The reality to the changes you wish to make is effectively rewriting the application from the ground up. Moving logic from the codebase into the data model will drastically change how the application gets the data. Model-View-Controller (MVC) is ideal to implement with changes like these, to minimize the cost of future changes like these.
I'd say leave it alone until you really understand it. Then make sure you don't start with one of the Things You Should Never Do.
Read Scott Ambler's book on Refactoring Databases. It covers a good many techniques for how to go about improving a database - including the transitional measures needed to allow both old and new programs to work with the changing design.
Create a completely new schema and make sure that it is fully normalized and contains any unique, check and not null constraints etc that are required and that appropriate data types are used.
Prepopulate each table that fills the parent role in a foreign key relationship with a single 'Unknown' record.
Create an ETL (Extract Transform Load) process (I can recommend SSIS (SQL Server Integration Services) but there are plenty of others) that you can use to refill the new schema from the existing one on a regular basis. Use the 'Unknown' record as the parent of any orphaned records - there will be plenty ;). You will need to put some thought into how you will consolidate duplicate records - this will probably need to be on a case by case basis.

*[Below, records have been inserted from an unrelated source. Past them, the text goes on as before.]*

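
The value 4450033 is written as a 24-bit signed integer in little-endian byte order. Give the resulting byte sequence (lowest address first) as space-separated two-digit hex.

4450033 in hexadecimal, padded to 24 bits, is 0x43E6F1.
Split into bytes (most-significant first): 43 E6 F1.
Little-endian stores the least-significant byte at the lowest address.
So at ascending addresses the bytes are F1 E6 43.

F1 E6 43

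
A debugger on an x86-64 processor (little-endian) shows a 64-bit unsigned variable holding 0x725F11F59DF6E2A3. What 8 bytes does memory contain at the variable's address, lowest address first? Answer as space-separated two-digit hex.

A3 E2 F6 9D F5 11 5F 72

Split into bytes (most-significant first): 72 5F 11 F5 9D F6 E2 A3.
In little-endian order the low byte comes first in memory.
So at ascending addresses the bytes are A3 E2 F6 9D F5 11 5F 72.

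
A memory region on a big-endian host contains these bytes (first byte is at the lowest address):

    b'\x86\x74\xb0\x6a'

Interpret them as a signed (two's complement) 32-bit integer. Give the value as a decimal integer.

Big-endian stores the most-significant byte at the lowest address.
The bytes are already most-significant first: 0x8674B06A.
Top bit is set, so as a signed 32-bit value this is 0x8674B06A − 2^32 = -2039173014.

-2039173014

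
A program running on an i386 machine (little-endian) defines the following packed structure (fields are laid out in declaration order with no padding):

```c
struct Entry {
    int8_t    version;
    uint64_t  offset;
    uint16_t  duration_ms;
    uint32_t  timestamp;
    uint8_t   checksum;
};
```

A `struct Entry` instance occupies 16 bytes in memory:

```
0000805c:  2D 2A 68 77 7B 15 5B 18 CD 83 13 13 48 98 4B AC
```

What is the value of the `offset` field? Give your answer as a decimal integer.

`offset` follows `version` (1 byte), so it starts at byte offset 1 and occupies 8 bytes.
Bytes at offsets 1..8: 2A 68 77 7B 15 5B 18 CD.
Little-endian stores the least-significant byte at the lowest address.
Reassemble most-significant byte first: CD 18 5B 15 7B 77 68 2A → 0xCD185B157B77682A.
0xCD185B157B77682A = 14778662325040146474.

14778662325040146474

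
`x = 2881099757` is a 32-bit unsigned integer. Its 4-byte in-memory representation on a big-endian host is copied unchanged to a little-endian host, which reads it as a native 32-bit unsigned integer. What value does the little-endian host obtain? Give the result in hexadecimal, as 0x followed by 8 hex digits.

2881099757 in 32-bit hexadecimal is 0xABBA17ED.
Stored big-endian, the bytes at ascending addresses are AB BA 17 ED.
Read back as little-endian, the first byte is least significant, giving 0xED17BAAB.

0xED17BAAB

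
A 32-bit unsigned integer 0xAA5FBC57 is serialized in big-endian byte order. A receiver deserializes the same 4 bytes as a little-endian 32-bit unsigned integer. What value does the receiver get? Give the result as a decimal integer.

Stored big-endian, the bytes at ascending addresses are AA 5F BC 57.
Read back as little-endian, the first byte is least significant, giving 0x57BC5FAA.
0x57BC5FAA = 1471963050.

1471963050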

Use as many iterations as are necessary to refine your new schema (ensure that the ETL Process is maintained and run regularly).

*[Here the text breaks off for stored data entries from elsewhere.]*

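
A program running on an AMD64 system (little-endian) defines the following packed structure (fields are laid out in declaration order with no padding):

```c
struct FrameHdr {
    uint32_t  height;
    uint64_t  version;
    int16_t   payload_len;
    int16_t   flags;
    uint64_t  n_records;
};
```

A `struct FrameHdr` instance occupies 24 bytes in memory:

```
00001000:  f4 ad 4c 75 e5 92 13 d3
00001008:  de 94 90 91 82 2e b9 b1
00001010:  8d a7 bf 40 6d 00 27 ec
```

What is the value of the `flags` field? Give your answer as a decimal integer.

-20039

`flags` follows `height` (4 B), `version` (8 B), `payload_len` (2 B), so it starts at offset 4 + 8 + 2 = 14 and occupies 2 bytes.
Bytes at offsets 14..15: B9 B1.
Little-endian stores the least-significant byte at the lowest address.
Reassemble most-significant byte first: B1 B9 → 0xB1B9.
Top bit is set, so as a signed 16-bit value this is 0xB1B9 − 2^16 = -20039.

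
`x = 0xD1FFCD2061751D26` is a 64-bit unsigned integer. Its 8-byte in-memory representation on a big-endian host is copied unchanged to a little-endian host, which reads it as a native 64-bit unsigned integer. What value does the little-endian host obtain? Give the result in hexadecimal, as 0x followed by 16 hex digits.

0x261D756120CDFFD1

Stored big-endian, the bytes at ascending addresses are D1 FF CD 20 61 75 1D 26.
Read back as little-endian, the first byte is least significant, giving 0x261D756120CDFFD1.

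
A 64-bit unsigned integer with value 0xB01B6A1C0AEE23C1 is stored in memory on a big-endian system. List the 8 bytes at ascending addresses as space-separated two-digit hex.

B0 1B 6A 1C 0A EE 23 C1

Split into bytes (most-significant first): B0 1B 6A 1C 0A EE 23 C1.
Big-endian: lowest address holds the most-significant byte.
So the memory order matches the most-significant-first order: B0 1B 6A 1C 0A EE 23 C1.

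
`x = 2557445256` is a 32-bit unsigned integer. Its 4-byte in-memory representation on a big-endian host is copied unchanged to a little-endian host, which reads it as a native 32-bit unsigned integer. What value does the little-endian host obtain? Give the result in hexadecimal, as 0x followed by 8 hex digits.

2557445256 in 32-bit hexadecimal is 0x986F8488.
Stored big-endian, the bytes at ascending addresses are 98 6F 84 88.
Read back as little-endian, the first byte is least significant, giving 0x88846F98.

0x88846F98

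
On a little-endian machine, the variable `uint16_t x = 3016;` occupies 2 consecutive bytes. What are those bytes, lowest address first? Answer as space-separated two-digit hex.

3016 in hexadecimal, padded to 16 bits, is 0x0BC8.
Split into bytes (most-significant first): 0B C8.
Little-endian stores the least-significant byte at the lowest address.
So at ascending addresses the bytes are C8 0B.

C8 0B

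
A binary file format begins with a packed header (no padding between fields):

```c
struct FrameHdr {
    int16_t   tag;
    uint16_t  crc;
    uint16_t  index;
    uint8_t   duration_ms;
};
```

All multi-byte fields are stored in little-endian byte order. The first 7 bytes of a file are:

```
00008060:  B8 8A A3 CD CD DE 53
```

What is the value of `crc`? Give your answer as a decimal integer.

`crc` follows `tag` (2 bytes), so it starts at byte offset 2 and occupies 2 bytes.
Bytes at offsets 2..3: A3 CD.
In little-endian order the low byte comes first in memory.
Reassemble most-significant byte first: CD A3 → 0xCDA3.
0xCDA3 = 52643.

52643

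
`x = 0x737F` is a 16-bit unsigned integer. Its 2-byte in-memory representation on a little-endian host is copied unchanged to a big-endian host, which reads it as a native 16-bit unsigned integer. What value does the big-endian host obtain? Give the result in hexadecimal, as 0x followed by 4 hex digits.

0x7F73

Stored little-endian, the bytes at ascending addresses are 7F 73.
Read back as big-endian, the last byte is least significant, giving 0x7F73.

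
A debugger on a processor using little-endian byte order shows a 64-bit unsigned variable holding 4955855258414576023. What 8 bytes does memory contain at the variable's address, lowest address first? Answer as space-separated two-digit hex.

4955855258414576023 in hexadecimal, padded to 64 bits, is 0x44C6BC19AC0D7197.
Split into bytes (most-significant first): 44 C6 BC 19 AC 0D 71 97.
Little-endian: lowest address holds the least-significant byte.
So at ascending addresses the bytes are 97 71 0D AC 19 BC C6 44.

97 71 0D AC 19 BC C6 44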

Create views over the new schema that match the existing schema as closely as possible.
Incrementally modify any clients to use the new schema making temporary use of the views where necessary. You should be able to gradually turn off parts of the ETL process and eventually disable it completely.
First see how bad the code is related to the DB if it is all mixed in no DAO layer you shouldn't think about a rewrite but if there is a DAO layer then it would be time to rewrite that layer and DB along with it. If possible make the migration tool based on using the two DAOs.
But my guess is there is no DAO so you need to find what areas of the code you are going to be changing and what parts of the DB that relates to hopefully you can cut it up into smaller parts that can be updated as you maintain. Biggest deal is to get FKs in there and start checking for proper indexes there is a good chance they aren't being done correctly.
I wouldn't worry too much about naming until the rest of the db is under control. As for the NULLs if the program chokes on a value being NULL don't let it be NULL but if the program can handle it I wouldn't worry about it at this point in the future if it is doing a default value move that to the DB but that is way down the line from the sound of things.
Do something about the Varchars sooner rather then later. If anything make that the first pure background fix to the program.
The other thing to do is estimate the effort of each areas change and then add that price to the cost of new development on that section of code. That way you can fix the parts as you add new features.